Escucho a Keith Jarrett –su ya clásico Arbour Zena– y releo a John Lukacs. Llevo un tiempo haciéndolo a capítulos sueltos: lecturas de un mundo antiguo para otro en profunda transformación. En las jornadas a las que nos convocó la espléndida Universidad de Navarra para conversar sobre el debate público, recuperé su reivindicación del papel del reaccionario en tiempos de crisis. «Un reaccionario se hace, no nace –explicaba Lukacs en sus memorias, aún inéditas en español–. Un reaccionario considera el carácter, pero desconfía de la publicidad; es un patriota, pero no un nacionalista; está a favor de la conservación más que del conservadurismo; defiende las antiguas bendiciones que concede la Tierra y duda de los resultados de la tecnología; cree en la Historia, pero no en la Evolución». Se diría que los conservadores brillan en los periodos de paz, mientras que los reaccionarios se postulan más bien como una respuesta. Uno reacciona contra aquello que no le gusta, que le ofende o que le agrede. Reaccionario era Churchill y no Chamberlain, sostenía también –y creo que con razón– Lukacs; como igualmente era reaccionario el embajador Kennan, a pesar de que el corazón de su estrategia –aquel famoso «telegrama largo» que estructuró la respuesta estadounidense a la Guerra Fría– era ante todo moderantista. Ya ven que un moderado con principios elevados puede ser considerado reaccionario; mientras que un conservador sin principios puede convertirse en un revolucionario. La historia –vista en perspectiva– siempre nos sorprende.

Cuando Lukacs escribió sus libros más relevantes, estaba en su apogeo un término que más tarde también haría fortuna en España; aunque, como suele suceder aquí, caricaturizado hasta convertirse en un espantajo: me refiero al calificativo «neocón» o «neoconservador». Lukacs no lo era –ni creo que tuviera simpatía hacia ellos–, como tampoco –mucho menos– se hubiera definido como neoliberal. Le bastaba con llamarse reaccionario, que era su forma de defender los valores y las virtudes del refinamiento burgués –matizado por un suave cristianismo– frente al capitalismo y al socialismo. Estaba convencido de que esa luz –la de la burguesía– perduraría como hizo Grecia en Roma a través de los siglos, constituyendo un ejemplo de civilización y, por tanto, de humanidad. Pero me doy cuenta de que me estoy desviando del tema. Los neocones y los neoliberales destacaban en aquellos años, mientras que Lukacs se limitaba a definirse como reaccionario.
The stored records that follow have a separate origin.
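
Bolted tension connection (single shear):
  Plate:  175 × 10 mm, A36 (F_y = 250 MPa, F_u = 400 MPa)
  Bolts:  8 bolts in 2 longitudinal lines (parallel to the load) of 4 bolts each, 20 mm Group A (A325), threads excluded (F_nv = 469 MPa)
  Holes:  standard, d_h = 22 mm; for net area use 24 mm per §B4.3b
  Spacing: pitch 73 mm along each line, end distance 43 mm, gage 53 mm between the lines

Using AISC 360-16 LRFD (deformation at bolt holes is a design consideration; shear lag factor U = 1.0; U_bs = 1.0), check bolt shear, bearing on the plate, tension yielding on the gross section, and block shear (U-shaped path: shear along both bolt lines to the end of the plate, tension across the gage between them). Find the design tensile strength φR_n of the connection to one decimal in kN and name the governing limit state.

393.8 kN (gross-section yield governs)

Bolt shear: A_b = π(20)²/4 = 314.16 mm². φR_n = 0.75 × 469 × 314.16 × 8 × 1 = 884.0 kN.
Bearing (10 mm plate, F_u = 400 MPa): end bolts L_c = 43 − 22/2 = 32, R_n = min(1.2×32×10×400, 2.4×20×10×400) = 153.6 kN/bolt; interior L_c = 73 − 22 = 51, R_n = 192 kN/bolt. φR_n = 0.75 × (2×153.6 + 6×192) = 1094.4 kN.
Tension yield (gross): A_g = 175×10 = 1750 mm². φR_n = 0.90 × 250 × 1750 = 393.8 kN.
Block shear: shear path 2×[43+3×73] = 2×262 mm, A_gv = 5240, A_nv = 2×(262 − 3.5×24)×10 = 3560 mm²; tension across gage: (53 − 1×24)×10 = 290 mm². R_n = min(0.6×400×3560, 0.6×250×5240) + 1.0×400×290 = min(854.4, 786) + 116 = 902 kN. φR_n = 0.75 × 902 = 676.5 kN.
Governing: min(884.0, 1094.4, 393.8, 676.5) = 393.8 kN → gross-section yield.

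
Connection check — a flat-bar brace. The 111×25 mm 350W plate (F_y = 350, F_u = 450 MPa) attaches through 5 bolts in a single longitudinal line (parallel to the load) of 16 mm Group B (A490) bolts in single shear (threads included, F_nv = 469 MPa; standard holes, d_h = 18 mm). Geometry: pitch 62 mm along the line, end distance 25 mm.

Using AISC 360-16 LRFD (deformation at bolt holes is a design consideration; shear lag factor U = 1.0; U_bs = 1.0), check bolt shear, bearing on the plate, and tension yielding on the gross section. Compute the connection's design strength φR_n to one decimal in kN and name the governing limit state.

353.6 kN (bolt shear governs)

Bolt shear: A_b = π(16)²/4 = 201.06 mm². φR_n = 0.75 × 469 × 201.06 × 5 × 1 = 353.6 kN.
Bearing (25 mm plate, F_u = 450 MPa): end bolts L_c = 25 − 18/2 = 16, R_n = min(1.2×16×25×450, 2.4×16×25×450) = 216 kN/bolt; interior L_c = 62 − 18 = 44, R_n = 432 kN/bolt. φR_n = 0.75 × (1×216 + 4×432) = 1458.0 kN.
Tension yield (gross): A_g = 111×25 = 2775 mm². φR_n = 0.90 × 350 × 2775 = 874.1 kN.
Governing: min(353.6, 1458.0, 874.1) = 353.6 kN → bolt shear.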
Ahora, sin embargo, ha surgido en el debate público una nueva figura: la del neorreaccionario, que no es un reaccionario, ni un neocón ni un neoliberal, y que tiene como principal teórico –según sostiene Jacob Siegel en un reciente artículo publicado en Tablet Magazine– al bloguero de extrema derecha Curtis Yarvin.

Para Siegel, los neorreaccionarios constituyen «una corriente ideológica que surgió en Internet a finales de la década del 2000 y que asocia la clásica visión del mundo antimoderna y antidemocrática de los reaccionarios del siglo XVIII con un ethos postlibertario que abraza el capitalismo tecnológico como la forma adecuada para administrar la sociedad. Contra la democracia. Contra la igualdad. Contra la fe liberal en un arco de la historia que se inclina hacia la justicia». ¿Tiene esta definición algo que ver con el mundo de Lukacs? No, en absoluto; como tampoco en general los neos tienen mucho que ver con sus fuentes originarias, por no decir nada. Son fuerzas de signo revolucionario que se enfrentan a otras fuerzas de signo distinto. Lo característico de la neorreacción, diríamos, es su fe en la tecnopolítica autoritaria como herramienta de poder, en contra de una sentimentalidad democrática que perciben como decadente, desestabilizadora y fuente de caos. Nos podemos preguntar, cuánto hay de neorreaccionario en el comunismo chino. Quizás más de lo que nos creamos; en gran medida, porque China es el ejemplo más perfecto que conozco del desarrollo y la extensión de la tecnopolítica. Y también de la enorme perversión que supone el uso masivo de la tecnología en el control de nuestras libertades. Y esta es una cuestión, en efecto, que cada vez estará más presente en nuestro debate político. Y que resulta profundamente inquietante.